Calls for more regulation
Michele Roberts of the Environmental Justice Health Alliance for Chemical Policy Reform began her testimony by describing three industrial disasters in Wisconsin, Texas, and Pennsylvania that illustrate how such incidents can injure workers, endanger communities, and cause the abrupt closure of important industrial facilities.
“While those specific incidents were not terrorism-related, they show the serious vulnerability at facilities located in communities around the country,” said Roberts. “CFATS is a critical program to defend against these incidents. Reauthorizing CFATS represents an important opportunity to strengthen its effectiveness.”
Roberts recommended:
- Including water treatment and maritime facilities in the CFATS program;
- Including clear protections against cybersecurity threats; and
- Requiring that the DHS verify statements submitted by facilities that claim to no longer fall within the CFATS’s jurisdiction.
Roberts also said that the entire CFATS program is “secretive and confusing,” an opinion shared by Whelchel, as noted above.
“Even experienced advocates are sometimes unsure about aspects of CFATS,” testified Roberts. “Because it’s impossible to know for sure what facilities are even required to participate in CFATS, it’s impossible for community members or advocates to fully understand the level of danger, planning, preparedness (or lack thereof), etc., in their neighborhoods.”
As with many environmental and public health advocates, Roberts believes that the CFATS legislation should require that facilities take steps to prevent disasters by minimizing the quantity of dangerous chemicals stored on site and switching to safer chemicals and processes where feasible.

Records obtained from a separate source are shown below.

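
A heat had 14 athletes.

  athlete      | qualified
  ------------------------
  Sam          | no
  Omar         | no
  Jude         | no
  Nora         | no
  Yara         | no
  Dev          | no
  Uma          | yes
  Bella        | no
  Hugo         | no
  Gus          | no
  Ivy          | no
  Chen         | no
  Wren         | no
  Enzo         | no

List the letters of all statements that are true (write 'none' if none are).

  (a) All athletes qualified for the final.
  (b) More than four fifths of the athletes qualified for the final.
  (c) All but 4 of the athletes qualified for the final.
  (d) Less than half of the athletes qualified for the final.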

“Risk management steps like fencing, security guards, et cetera, can also be helpful, but risk reduction should be the primary objective,” said Roberts.
Worker involvement
Roberts also endorsed the position that the CFATS program and site planning decisions must be more inclusive of and transparent to workers at CFATS facilities. At the hearing, the extent to which facility owners and operators should be required by law to involve facility employees in CFATS activities was discussed in further detail by John Paul Smith of the United Steelworkers. There are several aspects to this topic. One is to make employees aware that there is a CFATS program. This can be done by requiring owners and operators to display a CFATS poster at regulated facilities. That measure is included in the House legislative proposal. The other aspect is to directly involve workers in CFATS decisions. Roberts stated that workers in facilities with dangerous chemicals possess invaluable knowledge and experience about risks and safety.
“It is crucial that CFATS include clear language requiring worker involvement in SSPs and that workers are able to choose the person to best represent them,” he said. “That representative should be provided with the facility information necessary to contribute and participate throughout all phases of security planning and implementation and accompany DHS compliance officers during CFATS inspections. While Congress included some worker participation language in the 2014 authorization bill, our union is not aware of any actual worker participation at facilities in CFATS-related processes as a result of the language.”
The House bill would change the option in the current CFATS law to involve an employee representative in development of the SSP into a requirement.